On June 5, 2017, the Colorado Supreme Court issued its ruling in Vallagio at Inverness Residential Condominium Ass’n, Inc. v. Metropolitan Homes, Inc. et al. (Supreme Court Case No. 15SC508). The Supreme Court affirmed the court of appeals and ruled:
- The Colorado Common Interest Ownership Act (“CCIOA”) permits a declarant to reserve the unlimited right to approve any declaration amendment altering the mandatory arbitration provision for construction defect claims; and
- The Colorado Consumer Protection Act (“CCPA”) does not prohibit arbitration of construction defect claims.
The Court reviewed CCIOA and determined that the statute’s plain language expressly envisions situations where a declarant can retain the right to object to a proposed declaration amendment despite the fact that the amendment to remove arbitration was approval by 67% of owners. Further, the Court stated it is permissible under CCIOA to require certain disputes be resolved by binding arbitration which is also consistent with Colorado’s public policy favoring arbitration as a preferred method of alternative dispute resolution. The Court held the declarant’s consent-to-amend provision remains enforceable and the attempted removal by the Association owners was ineffective. The Court noted that its approval of the declarant’s consent-to-amend provision was limited to the resolution of the construction defect claims before it, and expressed no opinion on whether other consent-to-amend provisions would be upheld in other contexts.

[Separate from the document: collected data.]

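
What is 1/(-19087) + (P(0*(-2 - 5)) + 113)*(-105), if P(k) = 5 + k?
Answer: -236487931/19087 ≈ -12390.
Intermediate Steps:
1/(-19087) + (P(0*(-2 - 5)) + 113)*(-105) = 1/(-19087) + ((5 + 0*(-2 - 5)) + 113)*(-105) = -1/19087 + ((5 + 0*(-7)) + 113)*(-105) = -1/19087 + ((5 + 0) + 113)*(-105) = -1/19087 + (5 + 113)*(-105) = -1/19087 + 118*(-105) = -1/19087 - 12390 = -236487931/19087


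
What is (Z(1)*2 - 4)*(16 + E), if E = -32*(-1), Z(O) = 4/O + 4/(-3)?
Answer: 64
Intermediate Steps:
Z(O) = -4/3 + 4/O (Z(O) = 4/O + 4*(-⅓) = 4/O - 4/3 = -4/3 + 4/O)
E = 32
(Z(1)*2 - 4)*(16 + E) = ((-4/3 + 4/1)*2 - 4)*(16 + 32) = ((-4/3 + 4*1)*2 - 4)*48 = ((-4/3 + 4)*2 - 4)*48 = ((8/3)*2 - 4)*48 = (16/3 - 4)*48 = (4/3)*48 = 64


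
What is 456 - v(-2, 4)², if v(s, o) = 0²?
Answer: 456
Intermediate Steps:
v(s, o) = 0
456 - v(-2, 4)² = 456 - 1*0² = 456 - 1*0 = 456 + 0 = 456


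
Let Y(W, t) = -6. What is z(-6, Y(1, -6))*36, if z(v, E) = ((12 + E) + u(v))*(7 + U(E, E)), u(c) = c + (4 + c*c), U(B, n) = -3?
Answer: 5760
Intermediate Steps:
u(c) = 4 + c + c² (u(c) = c + (4 + c²) = 4 + c + c²)
z(v, E) = 64 + 4*E + 4*v + 4*v² (z(v, E) = ((12 + E) + (4 + v + v²))*(7 - 3) = (16 + E + v + v²)*4 = 64 + 4*E + 4*v + 4*v²)
z(-6, Y(1, -6))*36 = (64 + 4*(-6) + 4*(-6) + 4*(-6)²)*36 = (64 - 24 - 24 + 4*36)*36 = (64 - 24 - 24 + 144)*36 = 160*36 = 5760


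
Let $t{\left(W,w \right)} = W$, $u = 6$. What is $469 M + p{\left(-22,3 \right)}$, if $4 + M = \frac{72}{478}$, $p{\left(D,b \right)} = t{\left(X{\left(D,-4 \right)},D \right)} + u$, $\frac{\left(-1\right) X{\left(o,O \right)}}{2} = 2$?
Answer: $- \frac{431002}{239} \approx -1803.4$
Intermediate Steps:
$X{\left(o,O \right)} = -4$ ($X{\left(o,O \right)} = \left(-2\right) 2 = -4$)
$p{\left(D,b \right)} = 2$ ($p{\left(D,b \right)} = -4 + 6 = 2$)
$M = - \frac{920}{239}$ ($M = -4 + \frac{72}{478} = -4 + 72 \cdot \frac{1}{478} = -4 + \frac{36}{239} = - \frac{920}{239} \approx -3.8494$)
$469 M + p{\left(-22,3 \right)} = 469 \left(- \frac{920}{239}\right) + 2 = - \frac{431480}{239} + 2 = - \frac{431002}{239}$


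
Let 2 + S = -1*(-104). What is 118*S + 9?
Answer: 12045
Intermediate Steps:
S = 102 (S = -2 - 1*(-104) = -2 + 104 = 102)
118*S + 9 = 118*102 + 9 = 12036 + 9 = 12045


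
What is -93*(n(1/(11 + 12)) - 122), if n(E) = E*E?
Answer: 6001941/529 ≈ 11346.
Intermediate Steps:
n(E) = E²
-93*(n(1/(11 + 12)) - 122) = -93*((1/(11 + 12))² - 122) = -93*((1/23)² - 122) = -93*(1/529 - 122) = -93*(-64537/529) = 6001941/529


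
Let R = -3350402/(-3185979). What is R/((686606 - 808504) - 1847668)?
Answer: -1675201/3137497957557 ≈ -5.3393e-7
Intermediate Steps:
R = 3350402/3185979 (R = -3350402*(-1/3185979) = 3350402/3185979 ≈ 1.0516)
R/((686606 - 808504) - 1847668) = 3350402/(3185979*((686606 - 808504) - 1847668)) = 3350402/(3185979*(-121898 - 1847668)) = (3350402/3185979)/(-1969566) = (3350402/3185979)*(-1/1969566) = -1675201/3137497957557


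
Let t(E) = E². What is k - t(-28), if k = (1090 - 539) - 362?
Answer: -595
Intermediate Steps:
k = 189 (k = 551 - 362 = 189)
k - t(-28) = 189 - 1*(-28)² = 189 - 1*784 = 189 - 784 = -595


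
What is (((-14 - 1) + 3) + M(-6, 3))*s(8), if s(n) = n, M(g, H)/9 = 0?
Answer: -96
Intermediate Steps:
M(g, H) = 0 (M(g, H) = 9*0 = 0)
(((-14 - 1) + 3) + M(-6, 3))*s(8) = (((-14 - 1) + 3) + 0)*8 = ((-15 + 3) + 0)*8 = (-12 + 0)*8 = -12*8 = -96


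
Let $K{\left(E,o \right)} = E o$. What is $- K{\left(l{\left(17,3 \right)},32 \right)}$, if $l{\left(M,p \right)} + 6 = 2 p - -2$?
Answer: $-64$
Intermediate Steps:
$l{\left(M,p \right)} = -4 + 2 p$ ($l{\left(M,p \right)} = -6 + \left(2 p - -2\right) = -6 + \left(2 p + \left(-2 + 4\right)\right) = -6 + \left(2 p + 2\right) = -6 + \left(2 + 2 p\right) = -4 + 2 p$)
$- K{\left(l{\left(17,3 \right)},32 \right)} = - \left(-4 + 2 \cdot 3\right) 32 = - \left(-4 + 6\right) 32 = - 2 \cdot 32 = \left(-1\right) 64 = -64$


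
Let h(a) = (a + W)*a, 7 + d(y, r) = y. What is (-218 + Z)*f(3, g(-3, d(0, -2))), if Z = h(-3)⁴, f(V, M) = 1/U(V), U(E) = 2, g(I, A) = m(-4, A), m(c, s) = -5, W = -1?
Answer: 10259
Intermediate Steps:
d(y, r) = -7 + y
g(I, A) = -5
h(a) = a*(-1 + a) (h(a) = (a - 1)*a = (-1 + a)*a = a*(-1 + a))
f(V, M) = ½ (f(V, M) = 1/2 = ½)
Z = 20736 (Z = (-3*(-1 - 3))⁴ = (-3*(-4))⁴ = 12⁴ = 20736)
(-218 + Z)*f(3, g(-3, d(0, -2))) = (-218 + 20736)*(½) = 20518*(½) = 10259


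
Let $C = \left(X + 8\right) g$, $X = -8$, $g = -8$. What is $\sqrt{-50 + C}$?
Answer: $5 i \sqrt{2} \approx 7.0711 i$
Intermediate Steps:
$C = 0$ ($C = \left(-8 + 8\right) \left(-8\right) = 0 \left(-8\right) = 0$)
$\sqrt{-50 + C} = \sqrt{-50 + 0} = \sqrt{-50} = 5 i \sqrt{2}$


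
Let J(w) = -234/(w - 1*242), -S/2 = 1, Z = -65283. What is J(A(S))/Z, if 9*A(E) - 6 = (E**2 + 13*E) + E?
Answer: -39/2654842 ≈ -1.4690e-5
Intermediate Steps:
S = -2 (S = -2*1 = -2)
A(E) = 2/3 + E**2/9 + 14*E/9 (A(E) = 2/3 + ((E**2 + 13*E) + E)/9 = 2/3 + (E**2 + 14*E)/9 = 2/3 + (E**2/9 + 14*E/9) = 2/3 + E**2/9 + 14*E/9)
J(w) = -234/(-242 + w) (J(w) = -234/(w - 242) = -234/(-242 + w))
J(A(S))/Z = -234/(-242 + (2/3 + (1/9)*(-2)**2 + (14/9)*(-2)))/(-65283) = -234/(-242 + (2/3 + (1/9)*4 - 28/9))*(-1/65283) = -234/(-242 + (2/3 + 4/9 - 28/9))*(-1/65283) = -234/(-242 - 2)*(-1/65283) = -234/(-244)*(-1/65283) = -234*(-1/244)*(-1/65283) = (117/122)*(-1/65283) = -39/2654842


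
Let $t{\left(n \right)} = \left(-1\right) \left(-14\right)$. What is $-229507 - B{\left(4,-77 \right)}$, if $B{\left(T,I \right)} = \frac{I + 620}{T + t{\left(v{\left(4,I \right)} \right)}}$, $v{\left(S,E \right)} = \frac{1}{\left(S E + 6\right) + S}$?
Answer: $- \frac{1377223}{6} \approx -2.2954 \cdot 10^{5}$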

The Court also found that although the CCPA provides a right to a civil action, that right may be waived. The declaration’s mandatory arbitration provision validly waived the right to any civil action and the CCPA claims may be arbitrated.
The Vallagio ruling means that developers will continue to include consent-to-amend provisions in the original declaration in order to preserve arbitration as the preferred venue for resolution of construction defect claims.